Essa reconceitualização faz parte do que Kaye define como a “Teoria da Determinação de Classe” dos historiadores marxistas, com a luta de classes ocorrendo simultaneamente nas esferas social, econômica, política e cultural, definida como o motor da história. Embora a “determinação de classe” dos historiadores marxistas britânicos possa ter corrido o risco de excluir outras formas de opressão, o desenvolvimento subsequente de outras “histórias de baixo” sofreu a influência direta dessa tradição original. Da história das mulheres, florescente no trabalho de historiadoras socialistas-feministas como Sheila Rowbotham e Sally Alexander, ao trabalho em crescimento sobre a história negra britânica, à micro-história ou história oral, o foco da disciplina foi arrancado das mãos de reis, cavaleiros e clero. Embora nem sempre possuam o mesmo compromisso ideológico explícito dos criadores marxistas, a mudança da elite para as pessoas comuns, suas vidas cotidianas, trabalho e até emoções, é uma mudança de foco indelével e potencialmente irreversível.

Como Kaye enfatiza o tempo todo, os historiadores marxistas britânicos não eram meros intelectuais de poltrona, mas também politicamente ativos, em alguns casos em detrimento de sua produção acadêmica. Todos eles desempenharam algum papel na oposição democrática dentro do Partido Comunista da Grã-Bretanha (CPGB), e muitos lideraram a fundação da Nova Esquerda Britânica após 1956.

E. P. Thompson escreveu e fez campanha apaixonadamente contra as armas nucleares e a invasão das antigas liberdades civis durante a Guerra Fria. Christopher Hill continuaria a ser um defensor de inúmeras causas e publicações de esquerda até os oitenta anos. Ironicamente, o mais popular dos historiadores marxistas britânicos e, de fato, um dos historiadores mais vendidos de todos os tempos, Eric Hobsbawm, foi o mais economicamente determinista da tradição, mas também o mais ideologicamente moderado (apesar de sua participação vitalícia no CPGB). Na década de 1980, suas advertências de que a “marcha para frente do trabalho” havia parado por causa de grandes mudanças na composição de classes da Grã-Bretanha, tiveram uma grande influência no doloroso processo de moderação ideológica do Partido Trabalhista, culminando no Novo Trabalhismo.

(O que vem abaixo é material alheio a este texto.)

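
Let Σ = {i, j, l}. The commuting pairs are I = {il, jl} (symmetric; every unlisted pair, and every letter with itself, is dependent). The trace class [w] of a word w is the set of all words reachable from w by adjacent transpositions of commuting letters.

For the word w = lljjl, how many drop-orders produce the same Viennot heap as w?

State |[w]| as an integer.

10

drop 0:l onto floor
drop 1:l onto {0:l}
drop 2:j onto floor
drop 3:j onto {2:j}
drop 4:l onto {1:l}
ground layer = {0:l, 2:j}
drop-orders for the pieces not yet dropped (sum over which currently-grounded one goes next):
  1 to go: {3} 1  {4} 1
  2 to go: {1,4} 1  {2,3} 1  {3,4} 2
  3 to go: {0,1,4} 1  {1,3,4} 3  {2,3,4} 3
  if 0:l drops first: 6 orders
  if 2:j drops first: 4 orders
heap linearizations: 10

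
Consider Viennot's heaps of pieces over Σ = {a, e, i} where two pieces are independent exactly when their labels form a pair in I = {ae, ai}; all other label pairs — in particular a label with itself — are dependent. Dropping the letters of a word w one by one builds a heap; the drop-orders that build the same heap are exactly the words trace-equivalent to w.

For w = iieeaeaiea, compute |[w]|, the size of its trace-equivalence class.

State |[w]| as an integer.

120

drop 0:i onto floor
drop 1:i onto {0:i}
drop 2:e onto {1:i}
drop 3:e onto {2:e}
drop 4:a onto floor
drop 5:e onto {3:e}
drop 6:a onto {4:a}
drop 7:i onto {5:e}
drop 8:e onto {7:i}
drop 9:a onto {6:a}
ground layer = {0:i, 4:a}
drop-orders for the pieces not yet dropped (sum over which currently-grounded one goes next):
  1 to go: {8} 1  {9} 1
  2 to go: {6,9} 1  {7,8} 1  {8,9} 2
  3 to go: {4,6,9} 1  {5,7,8} 1  {6,8,9} 3  {7,8,9} 3
  4 to go: {3,5,7,8} 1  {4,6,8,9} 4  {5,7,8,9} 4  {6,7,8,9} 6
  5 to go: {2,3,5,7,8} 1  {3,5,7,8,9} 5  {4,6,7,8,9} 10  {5,6,7,8,9} 10
  6 to go: {1,2,3,5,7,8} 1  {2,3,5,7,8,9} 6  {3,5,6,7,8,9} 15  {4,5,6,7,8,9} 20
  7 to go: {0,1,2,3,5,7,8} 1  {1,2,3,5,7,8,9} 7  {2,3,5,6,7,8,9} 21  {3,4,5,6,7,8,9} 35
  8 to go: {0,1,2,3,5,7,8,9} 8  {1,2,3,5,6,7,8,9} 28  {2,3,4,5,6,7,8,9} 56
  if 0:i drops first: 84 orders
  if 4:a drops first: 36 orders
heap linearizations: 120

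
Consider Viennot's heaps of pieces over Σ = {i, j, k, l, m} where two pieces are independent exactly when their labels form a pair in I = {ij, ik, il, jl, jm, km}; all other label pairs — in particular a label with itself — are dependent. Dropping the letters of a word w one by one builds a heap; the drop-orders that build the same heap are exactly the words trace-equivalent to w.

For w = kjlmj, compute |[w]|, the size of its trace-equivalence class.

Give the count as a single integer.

6

piece 0:k — minimal
piece 1:j rests on {0:k}
piece 2:l rests on {0:k}
piece 3:m rests on {2:l}
piece 4:j rests on {1:j}
minimal pieces: {0:k}
ways to finish when only these pieces remain (= sum over removing one remaining piece with nothing left below it):
  1 left: {3}→1  {4}→1
  2 left: {1,4}→1  {2,3}→1  {3,4}→2
  3 left: {1,3,4}→3  {2,3,4}→3
  placing 0:k first → 6 extensions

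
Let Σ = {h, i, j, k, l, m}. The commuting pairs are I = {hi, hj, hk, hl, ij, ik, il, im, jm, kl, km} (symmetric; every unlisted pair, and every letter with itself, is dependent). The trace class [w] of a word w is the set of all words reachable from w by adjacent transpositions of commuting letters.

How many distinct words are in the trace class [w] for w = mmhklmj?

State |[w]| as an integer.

26

0(m) covers ∅
1(m) covers 0:m
2(h) covers 1:m
3(k) covers ∅
4(l) covers 1:m
5(m) covers 2:h, 4:l
6(j) covers 3:k, 4:l
floor of heap: 0:m, 3:k
completions by unplaced set U, small U first (add the entries for U minus each lowest piece of U):
  |U|=1: {5}:1  {6}:1
  |U|=2: {2,5}:1  {3,6}:1  {5,6}:2
  |U|=3: {2,5,6}:3  {3,5,6}:3  {4,5,6}:2
  |U|=4: {2,3,5,6}:6  {2,4,5,6}:5  {3,4,5,6}:5
  |U|=5: {1,2,4,5,6}:5  {2,3,4,5,6}:16
  start at 0(m): 21
  start at 3(k): 5
sum over floor = 26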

Embora as diferenças políticas surgissem naturalmente com o passar das décadas, todos os historiadores descritos por Kaye articularam uma forma de socialismo libertário enraizada tanto nos heróis folclóricos do passado radical da Inglaterra, que vão de Wat Tyler a William Morris, quanto nos escritos de Marx e Engels. Como tal, a redescoberta de velhas lutas e ideias radicais forneceu novas fontes de inspiração ideológica e até mesmo uma nova identidade nacional radical para a esquerda britânica.

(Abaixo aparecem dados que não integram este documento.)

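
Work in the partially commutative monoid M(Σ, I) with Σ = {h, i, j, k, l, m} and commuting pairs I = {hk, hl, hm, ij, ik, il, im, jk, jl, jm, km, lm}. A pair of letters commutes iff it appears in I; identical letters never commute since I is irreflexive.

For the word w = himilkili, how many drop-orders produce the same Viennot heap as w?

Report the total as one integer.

0(h) covers ∅
1(i) covers 0:h
2(m) covers ∅
3(i) covers 1:i
4(l) covers ∅
5(k) covers 4:l
6(i) covers 3:i
7(l) covers 5:k
8(i) covers 6:i
floor of heap: 0:h, 2:m, 4:l
completions by unplaced set U, small U first (add the entries for U minus each lowest piece of U):
  |U|=1: {2}:1  {7}:1  {8}:1
  |U|=2: {2,7}:2  {2,8}:2  {5,7}:1  {6,8}:1  {7,8}:2
  |U|=3: {2,5,7}:3  {2,6,8}:3  {2,7,8}:6  {3,6,8}:1  {4,5,7}:1  {5,7,8}:3  {6,7,8}:3
  |U|=4: {1,3,6,8}:1  {2,3,6,8}:4  {2,4,5,7}:4  {2,5,7,8}:12  {2,6,7,8}:12  {3,6,7,8}:4  {4,5,7,8}:4  {5,6,7,8}:6
  |U|=5: {0,1,3,6,8}:1  {1,2,3,6,8}:5  {1,3,6,7,8}:5  {2,3,6,7,8}:20  {2,4,5,7,8}:20  {2,5,6,7,8}:30  {3,5,6,7,8}:10  {4,5,6,7,8}:10
  |U|=6: {0,1,2,3,6,8}:6  {0,1,3,6,7,8}:6  {1,2,3,6,7,8}:30  {1,3,5,6,7,8}:15  {2,3,5,6,7,8}:60  {2,4,5,6,7,8}:60  {3,4,5,6,7,8}:20
  |U|=7: {0,1,2,3,6,7,8}:42  {0,1,3,5,6,7,8}:21  {1,2,3,5,6,7,8}:105  {1,3,4,5,6,7,8}:35  {2,3,4,5,6,7,8}:140
  start at 0(h): 280
  start at 2(m): 56
  start at 4(l): 168
sum over floor = 504

504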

Como a academia continua sendo uma centelha nas guerras culturais, uma reavaliação do papel do “ativista acadêmico” é oportuna, e os historiadores que Kaye descreve neste livro (Thompson em particular) aparecem como exemplos arquetípicos. Eles também foram, até certo ponto, beneficiários de uma era mais benevolente. Os empregos acadêmicos eram bem pagos e abundantes no pós-guerra, à medida que as universidades se expandiram e o número de estudantes cresceu. Um movimento vibrante de educação de adultos e trabalhadores proporcionou mais oportunidades fora das universidades convencionais de “elite”.

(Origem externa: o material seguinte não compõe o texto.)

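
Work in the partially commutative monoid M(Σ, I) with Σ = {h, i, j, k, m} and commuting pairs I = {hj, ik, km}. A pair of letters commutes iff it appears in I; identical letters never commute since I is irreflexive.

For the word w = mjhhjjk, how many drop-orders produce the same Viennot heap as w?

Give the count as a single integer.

10

drop 0:m onto floor
drop 1:j onto {0:m}
drop 2:h onto {0:m}
drop 3:h onto {2:h}
drop 4:j onto {1:j}
drop 5:j onto {4:j}
drop 6:k onto {3:h, 5:j}
ground layer = {0:m}
drop-orders for the pieces not yet dropped (sum over which currently-grounded one goes next):
  1 to go: {6} 1
  2 to go: {3,6} 1  {5,6} 1
  3 to go: {2,3,6} 1  {3,5,6} 2  {4,5,6} 1
  4 to go: {1,4,5,6} 1  {2,3,5,6} 3  {3,4,5,6} 3
  5 to go: {1,3,4,5,6} 4  {2,3,4,5,6} 6
  if 0:m drops first: 10 orders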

Agora, a precarização crônica do trabalho acadêmico deixa os historiadores tão sobrecarregados e sem tempo, que encontrar tempo para escrever ou pesquisar, quanto mais organizar politicamente, parece uma tarefa quase impossível. Em tempos tão pouco promissores, uma redescoberta das multidões que vieram antes, e lutaram contra a exploração e em defesa de suas antigas liberdades, poderia fornecer uma fonte de inspiração muito mais direta do que até mesmo os historiadores marxistas poderiam ter imaginado inicialmente.